A few lines of verse lured me to Raasay; haunting Highland words by a renowned Gael about the passing of time and the mass clearance of island people from their land and heritage. “Time, the deer, is in Hallaig wood…” it begins.
I walked along the ancient bracken path, through Hallaig’s thicket of birch trees to the soft greenness of the township’s terraced landscape, a raised beach with a still sea below and the crags of volcanic Dun Caan high above. It was a September day in any year in the last century and in the sunlight I ached for the Highland diaspora transported by ships from this homeland to a new, unknown world. Reports of the time say some were forced aboard vessels clutching grass from their ancestors graves, a fraying thread to their history and a land they knew they’d never see again.

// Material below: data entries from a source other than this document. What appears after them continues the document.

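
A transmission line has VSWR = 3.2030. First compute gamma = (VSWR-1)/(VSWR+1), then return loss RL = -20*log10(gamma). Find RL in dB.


gamma = (3.2030 - 1) / (3.2030 + 1) = 0.5241494
RL = -20 * log10(0.5241494) = 5.611 dB

5.611 dB


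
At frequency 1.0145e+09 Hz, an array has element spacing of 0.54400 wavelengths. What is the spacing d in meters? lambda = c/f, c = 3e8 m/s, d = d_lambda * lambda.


lambda = c / f = 3.0000e+08 / 1.0145e+09 = 0.2957122 m
d = 0.54400 * 0.2957122 = 0.1609 m

0.1609 m


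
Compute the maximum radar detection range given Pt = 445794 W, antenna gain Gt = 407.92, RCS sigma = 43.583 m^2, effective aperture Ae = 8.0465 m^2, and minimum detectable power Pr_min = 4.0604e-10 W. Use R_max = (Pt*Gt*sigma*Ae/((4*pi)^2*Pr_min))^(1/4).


R^4 = 445794*407.92*43.583*8.0465 / ((4*pi)^2 * 4.0604e-10) = 9.945916e+17
R_max = 9.945916e+17^0.25 = 31580 m

31580 m


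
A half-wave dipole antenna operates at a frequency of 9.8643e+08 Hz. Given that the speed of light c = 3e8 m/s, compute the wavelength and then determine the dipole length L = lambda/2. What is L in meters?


lambda = c / f = 3.0000e+08 / 9.8643e+08 = 0.3041270 m
L = lambda / 2 = 0.3041270 / 2 = 0.1521 m

0.1521 m


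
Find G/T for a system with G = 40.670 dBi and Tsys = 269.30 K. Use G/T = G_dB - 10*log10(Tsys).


G/T = 40.670 - 10*log10(269.30) = 40.670 - 24.30236 = 16.37 dB/K

16.37 dB/K


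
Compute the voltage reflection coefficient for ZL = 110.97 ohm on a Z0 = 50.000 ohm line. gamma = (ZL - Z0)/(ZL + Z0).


gamma = (110.97 - 50.000) / (110.97 + 50.000) = 0.3788

0.3788


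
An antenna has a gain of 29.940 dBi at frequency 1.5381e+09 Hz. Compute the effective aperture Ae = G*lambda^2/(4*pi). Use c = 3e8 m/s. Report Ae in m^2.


lambda = c / f = 3.0000e+08 / 1.5381e+09 = 0.1950458 m
G_linear = 10^(29.940/10) = 986.2795
Ae = G_linear * lambda^2 / (4*pi) = 986.2795 * 0.1950458^2 / (4*pi) = 2.986 m^2

2.986 m^2


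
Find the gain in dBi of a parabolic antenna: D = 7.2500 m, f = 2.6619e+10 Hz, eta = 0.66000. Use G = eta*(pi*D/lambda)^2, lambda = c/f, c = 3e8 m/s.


lambda = c / f = 3.0000e+08 / 2.6619e+10 = 0.01127015 m
G_linear = 0.66000 * (pi * 7.2500 / 0.01127015)^2 = 2.695630e+06
G_dBi = 10 * log10(2.695630e+06) = 64.31 dBi

64.31 dBi


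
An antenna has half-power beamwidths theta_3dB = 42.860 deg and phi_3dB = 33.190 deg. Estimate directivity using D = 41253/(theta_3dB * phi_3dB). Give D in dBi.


D_linear = 41253 / (42.860 * 33.190) = 28.99987
D_dBi = 10 * log10(28.99987) = 14.62 dBi

14.62 dBi


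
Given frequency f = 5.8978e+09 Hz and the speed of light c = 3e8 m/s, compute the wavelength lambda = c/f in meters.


lambda = c / f = 3.0000e+08 / 5.8978e+09 = 0.05087 m

0.05087 m


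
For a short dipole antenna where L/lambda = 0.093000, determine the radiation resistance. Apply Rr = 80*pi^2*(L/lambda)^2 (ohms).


Rr = 80 * pi^2 * (0.093000)^2 = 80 * 9.869604 * 8.649000e-03 = 6.829 ohm

6.829 ohm


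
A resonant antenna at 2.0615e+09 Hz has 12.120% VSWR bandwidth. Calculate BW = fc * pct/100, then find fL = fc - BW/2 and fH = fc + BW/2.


BW = 2.0615e+09 * 12.120/100 = 2.498538e+08 Hz
fL = 2.0615e+09 - 2.498538e+08/2 = 1.937e+09 Hz
fH = 2.0615e+09 + 2.498538e+08/2 = 2.186e+09 Hz

BW=2.499e+08 Hz, fL=1.937e+09 Hz, fH=2.186e+09 Hz


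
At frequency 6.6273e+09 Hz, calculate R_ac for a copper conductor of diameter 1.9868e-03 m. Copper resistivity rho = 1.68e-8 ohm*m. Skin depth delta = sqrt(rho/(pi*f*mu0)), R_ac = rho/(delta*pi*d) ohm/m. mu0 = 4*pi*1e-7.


delta = sqrt(1.68e-8 / (pi * 6.6273e+09 * 4*pi*1e-7)) = 8.013209e-07 m
R_ac = 1.68e-8 / (8.013209e-07 * pi * 1.9868e-03) = 3.359 ohm/m

3.359 ohm/m


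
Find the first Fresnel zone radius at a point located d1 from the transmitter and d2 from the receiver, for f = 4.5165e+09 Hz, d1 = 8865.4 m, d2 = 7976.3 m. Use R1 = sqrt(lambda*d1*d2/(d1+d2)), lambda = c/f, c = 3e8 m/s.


lambda = c / f = 3.0000e+08 / 4.5165e+09 = 0.06642312 m
R1 = sqrt(0.06642312 * 8865.4 * 7976.3 / (8865.4 + 7976.3)) = 16.70 m

16.70 m


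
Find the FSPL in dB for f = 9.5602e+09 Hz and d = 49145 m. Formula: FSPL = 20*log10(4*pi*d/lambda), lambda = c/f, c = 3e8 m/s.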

I found stones. Moss on stones. Stone built high, still forming the outline of a home. Fallen gables and gaping holes. And lines of stones harvested from village houses to make a holding for sheep, the new inhabitants of Hallaig and Screapadal and all the other cleared villages across the Highlands.
The sun shone, casting shadows on the rough edges of grey and pink. Clouds scudded over and fattening lambs snoozed in the lee of tumbledown lintels. And I sat too and read Sorley MacLean’s words among gentle ghosts, the faint imaginings of children playing in the burn and phrases of gaelic whispered on the breeze.
There will always be an emptiness here but moss, the marker of time, now smothers the sharpest of grief. And after only a few hours in Hallaig it’s not easy to turn and walk away.